Cet homme est omniprésent autour du lac, une petite visite au village nous convainc de son omniprésence, nous sommes peut-être sur le stationnement dominical des 4×4 de Montréal.

Le bon moins le pire

Un Seadoo découpe le lac en deux, au même moment, notre voisin enflamme son BBQ avec de l’allume-feu. Même en campagne le temps peut avoir l’air de s’accélérer. L’épaisse fumée nous gâche la vue, le paysage disparaît et réparait au gré des bourrasques de vent.

Des riverains tondent leur gazon, d’autres utilisent des machines pour souffler les feuilles; on veut vivre au contact de la nature, mais partout on la repousse… dans le bruit.

L’annuaire téléphonique édition 2004 nous rappelle que nous sommes entre Saint-Alphonse-Rodriguez, Saint-Côme, Sainte-Béatrix, et Sainte-Marcelline-de-Kildare.

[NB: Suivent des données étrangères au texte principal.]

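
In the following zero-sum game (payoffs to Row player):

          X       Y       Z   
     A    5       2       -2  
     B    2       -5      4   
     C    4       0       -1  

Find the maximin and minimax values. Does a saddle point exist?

Maximin = -1, Minimax = 2, Saddle: False

Work:
Row minimums: [-2, -5, -1] → maximin = -1
Column maximums: [5, 2, 4] → minimax = 2
No saddle point (maximin ≠ minimax). Mixed strategy needed.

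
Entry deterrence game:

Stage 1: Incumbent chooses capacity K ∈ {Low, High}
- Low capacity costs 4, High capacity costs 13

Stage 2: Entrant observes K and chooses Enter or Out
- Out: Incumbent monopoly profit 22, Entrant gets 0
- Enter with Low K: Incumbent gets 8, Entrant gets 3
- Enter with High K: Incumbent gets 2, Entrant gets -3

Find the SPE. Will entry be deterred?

SPE: (High, Enter|Low, Out|High); Entry deterred. Incumbent net profit = 9

Work:
After Low K: Entrant enters (3 > 0)
After High K: Entrant stays out (-3 < 0)
Incumbent: Low → 8−4=4, High → 22−13=9
Incumbent chooses High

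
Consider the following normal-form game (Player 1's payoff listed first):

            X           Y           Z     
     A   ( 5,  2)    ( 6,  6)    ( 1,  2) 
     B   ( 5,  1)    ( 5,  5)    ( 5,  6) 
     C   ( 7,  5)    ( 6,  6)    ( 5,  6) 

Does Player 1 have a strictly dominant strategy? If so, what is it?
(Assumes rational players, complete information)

No strictly dominant strategy exists for Player 1

Work:
A strategy strictly dominates another if it gives a strictly higher payoff against every opponent action. Compare each pair of P1's strategies column-by-column:
  A vs B: [5 vs 5, 6 vs 5, 1 vs 5] → A does not strictly dominate B (column X: 5 ≤ 5)
  A vs C: [5 vs 7, 6 vs 6, 1 vs 5] → A does not strictly dominate C (column X: 5 ≤ 7)
  B vs A: [5 vs 5, 5 vs 6, 5 vs 1] → B does not strictly dominate A (column X: 5 ≤ 5)
  B vs C: [5 vs 7, 5 vs 6, 5 vs 5] → B does not strictly dominate C (column X: 5 ≤ 7)
  C vs A: [7 vs 5, 6 vs 6, 5 vs 1] → C does not strictly dominate A (column Y: 6 ≤ 6)
  C vs B: [7 vs 5, 6 vs 5, 5 vs 5] → C does not strictly dominate B (column Z: 5 ≤ 5)
No single strategy strictly dominates all others → no strictly dominant strategy.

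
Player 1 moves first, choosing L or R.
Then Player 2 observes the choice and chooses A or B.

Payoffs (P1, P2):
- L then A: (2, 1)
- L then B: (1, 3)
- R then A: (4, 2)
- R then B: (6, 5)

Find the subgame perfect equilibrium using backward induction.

P1 plays R, P2 plays B after L and B after R; Payoff (6, 5)

Work:
Backward induction:
After L: P2 chooses B → P1 gets 1
After R: P2 chooses B → P1 gets 6
P1 chooses R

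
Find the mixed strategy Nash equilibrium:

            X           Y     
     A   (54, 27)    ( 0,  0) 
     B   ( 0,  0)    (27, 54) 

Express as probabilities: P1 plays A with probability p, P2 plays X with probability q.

p = 0.6667, q = 0.3333

Work:
Find probabilities that make opponent indifferent:
P2 chooses q to make P1 indifferent between A and B
P1 chooses p to make P2 indifferent between X and Y
Mixed NE: P1 plays (A: 0.6667, B: 0.3333), P2 plays (X: 0.3333, Y: 0.6667)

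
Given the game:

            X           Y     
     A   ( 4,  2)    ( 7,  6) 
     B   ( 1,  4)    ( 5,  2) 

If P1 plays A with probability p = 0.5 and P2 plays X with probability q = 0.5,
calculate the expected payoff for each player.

E[P1] = 4.25, E[P2] = 3.5

Work:
E[P1] = p·q·π₁(A,X) + p·(1-q)·π₁(A,Y) + (1-p)·q·π₁(B,X) + (1-p)·(1-q)·π₁(B,Y)
= 0.5·0.5·4 + 0.5·0.5·7 + 0.5·0.5·1 + 0.5·0.5·5
= 4.25

E[P2] = 3.5 (similar calculation)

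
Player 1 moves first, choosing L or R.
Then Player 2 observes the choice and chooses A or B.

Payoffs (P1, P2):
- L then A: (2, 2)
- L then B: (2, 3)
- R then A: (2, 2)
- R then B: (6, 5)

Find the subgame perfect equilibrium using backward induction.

P1 plays R, P2 plays B after L and B after R; Payoff (6, 5)

Work:
Backward induction:
After L: P2 chooses B → P1 gets 2
After R: P2 chooses B → P1 gets 6
P1 chooses R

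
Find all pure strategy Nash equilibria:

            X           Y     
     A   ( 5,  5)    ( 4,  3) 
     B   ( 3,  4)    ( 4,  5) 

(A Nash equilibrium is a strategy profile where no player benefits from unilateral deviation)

Nash equilibrium: (A, X), (B, Y)

Work:
Best responses:
  P1 vs X: payoffs [5, 3] → best response A (payoff 5)
  P1 vs Y: payoffs [4, 4] → best response A/B (payoff 4)
  P2 vs A: payoffs [5, 3] → best response X (payoff 5)
  P2 vs B: payoffs [4, 5] → best response Y (payoff 5)
Mutual best responses: (A,X), (B,Y) → Nash equilibria.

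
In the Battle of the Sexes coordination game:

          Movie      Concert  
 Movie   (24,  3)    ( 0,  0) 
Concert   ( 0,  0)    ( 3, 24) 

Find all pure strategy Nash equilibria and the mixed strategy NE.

Pure NE: (Movie, Movie) and (Concert, Concert); Mixed NE: p = 0.8889, q = 0.1111

Work:
Check pure NE:
(Movie, Movie): (24, 3) - no unilateral deviation beneficial
(Concert, Concert): (3, 24) - no unilateral deviation beneficial
Mixed NE: P1 plays Movie with p = 0.8889, P2 plays Movie with q = 0.1111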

Les 4×4 païens, venus manger du dépaysement et de la tradition, ont sûrement oublié à quel point le Québec est une terre chrétienne catholique française (si l’on expulse comme toujours la question autochtone).

On aime revivre le passé, tout en l’évacuant de ses dimensions les plus ennuyantes: la vie en campagne, l’esprit des années 1940, le hockey à la radio, mais pour la messe, la rigueur morale et le paternalisme on repassera.

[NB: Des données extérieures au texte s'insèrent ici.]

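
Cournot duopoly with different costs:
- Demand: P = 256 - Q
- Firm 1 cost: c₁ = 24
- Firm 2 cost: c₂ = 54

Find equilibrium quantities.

q₁* = 87.33, q₂* = 57.33

Work:
Reaction: q₁ = (256 - 24 - q₂)/2
Reaction: q₂ = (256 - 54 - q₁)/2
Solve simultaneously:
q₁* = (256 - 2×24 + 54)/3 = 87.33
q₂* = (256 - 2×54 + 24)/3 = 57.33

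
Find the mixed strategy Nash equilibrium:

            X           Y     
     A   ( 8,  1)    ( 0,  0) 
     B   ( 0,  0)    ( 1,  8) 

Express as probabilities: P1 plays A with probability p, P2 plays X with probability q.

p = 0.8889, q = 0.1111

Work:
Find probabilities that make opponent indifferent:
P2 chooses q to make P1 indifferent between A and B
P1 chooses p to make P2 indifferent between X and Y
Mixed NE: P1 plays (A: 0.8889, B: 0.1111), P2 plays (X: 0.1111, Y: 0.8889)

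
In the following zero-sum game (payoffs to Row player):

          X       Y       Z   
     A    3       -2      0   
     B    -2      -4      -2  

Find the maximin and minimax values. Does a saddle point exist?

Maximin = -2, Minimax = -2, Saddle: True

Work:
Row minimums: [-2, -4] → maximin = -2
Column maximums: [3, -2, 0] → minimax = -2
Saddle point exists! Game value = -2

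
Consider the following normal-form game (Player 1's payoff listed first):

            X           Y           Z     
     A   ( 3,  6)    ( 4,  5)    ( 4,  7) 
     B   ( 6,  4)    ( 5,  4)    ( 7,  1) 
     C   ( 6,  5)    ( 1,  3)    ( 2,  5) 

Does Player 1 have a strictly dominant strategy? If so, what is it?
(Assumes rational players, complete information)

No strictly dominant strategy exists for Player 1

Work:
A strategy strictly dominates another if it gives a strictly higher payoff against every opponent action. Compare each pair of P1's strategies column-by-column:
  A vs B: [3 vs 6, 4 vs 5, 4 vs 7] → A does not strictly dominate B (column X: 3 ≤ 6)
  A vs C: [3 vs 6, 4 vs 1, 4 vs 2] → A does not strictly dominate C (column X: 3 ≤ 6)
  B vs A: [6 vs 3, 5 vs 4, 7 vs 4] → B strictly dominates A
  B vs C: [6 vs 6, 5 vs 1, 7 vs 2] → B does not strictly dominate C (column X: 6 ≤ 6)
  C vs A: [6 vs 3, 1 vs 4, 2 vs 4] → C does not strictly dominate A (column Y: 1 ≤ 4)
  C vs B: [6 vs 6, 1 vs 5, 2 vs 7] → C does not strictly dominate B (column X: 6 ≤ 6)
No single strategy strictly dominates all others → no strictly dominant strategy.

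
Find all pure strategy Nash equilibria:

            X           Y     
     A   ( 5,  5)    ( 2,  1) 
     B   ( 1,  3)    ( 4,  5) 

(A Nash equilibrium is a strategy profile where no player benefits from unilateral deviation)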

L’odeur de la cheminée provoque enfin quelque chose en moi, mais ce sentiment ne provient pas du fond de l’histoire québécoise, l’odeur du bois brûlé me ramène 20 ans en arrière, chez mes parents.

Je voulais trouver le canal qui me mettrait en communication avec le Vieux-Québec, j’ai trouvé une relique de mon enfance.

La tête enfoncée dans le foyer, je souffle à m’époumoner pour raviver la braise, elle rougit, se débarrasse de la poussière qui s’était formée sur elle, puis d’un coup s’enflamme pour commencer à brûler la grosse bûche que j’ai mise sur elle.

J’ai fait ces gestes des centaines de fois.